The Moment

Written by Douglas Kennedy
Review by Ruth Downie

Just as writer Thomas Nesbitt’s marriage fades to a close, a package arrives from Germany bearing the name, ‘Dussman’. It is the name of the woman with whom he had a passionate love affair back in the divided Berlin of 1984. He has heard nothing of Petra Dussman since, but he knows that the memory of their time together has undermined all of his subsequent attempts to settle and form relationships.

Fearing what he may find inside the package, Thomas recalls his youthful arrival in Germany. The story moves back to his superficial attempts to describe an East Berlin that Petra understands so much better than a visiting American ever could. Briefly, despite her fears and in the midst of suspicion and cynicism, they manage to prove that “happiness exists.” But the more Thomas learns, the more the secrets of Petra’s past and the realities of Cold War politics threaten to entangle them both. The travel book that Thomas eventually produces is ‘diverting, readable, and just a bit shallow’. This is the ‘true’ story – the emotional centre that is missing from the publicly published version.

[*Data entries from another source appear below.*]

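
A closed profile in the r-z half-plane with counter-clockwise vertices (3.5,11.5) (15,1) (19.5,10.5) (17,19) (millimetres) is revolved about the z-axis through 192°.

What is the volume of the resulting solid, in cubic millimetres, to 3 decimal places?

Volume = 6303.850 mm³

Profile (r,z), 4 vertices: (3.5,11.5) (15,1) (19.5,10.5) (17,19)
edge 0: (3.5,11.5)→(15,1)  cross = 3.5·1 − 15·11.5 = -169.0000; (r_i+r_j)·cross = 18.5·-169.0000 = -3126.5000
edge 1: (15,1)→(19.5,10.5)  cross = 15·10.5 − 19.5·1 = 138.0000; (r_i+r_j)·cross = 34.5·138.0000 = 4761.0000
edge 2: (19.5,10.5)→(17,19)  cross = 19.5·19 − 17·10.5 = 192.0000; (r_i+r_j)·cross = 36.5·192.0000 = 7008.0000
edge 3: (17,19)→(3.5,11.5)  cross = 17·11.5 − 3.5·19 = 129.0000; (r_i+r_j)·cross = 20.5·129.0000 = 2644.5000
Σcross = 290.0000 → A = |Σcross|/2 = 145.0000 mm²
Σ(r_i+r_j)·cross = 11287.0000 → first moment M = |Σ|/6 = 1881.1667
R_c = M/A = 1881.1667/145.0000 = 12.9736 mm
θ = 192° = 3.351032 rad
V = θ·R_c·A = 3.351032·12.9736·145.0000 = 6303.850 mm³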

I suspect this novel will linger in the mind long after the last page is turned. Through the eyes of his chief narrator, Douglas Kennedy vividly re-creates the tense atmosphere of a Berlin cut into two by the Wall. As the book moves between times and narrators, we too can marvel at the changes that have taken place since reunification – and understand the long-lasting effects of the evils that were perpetrated by both sides under the old regime.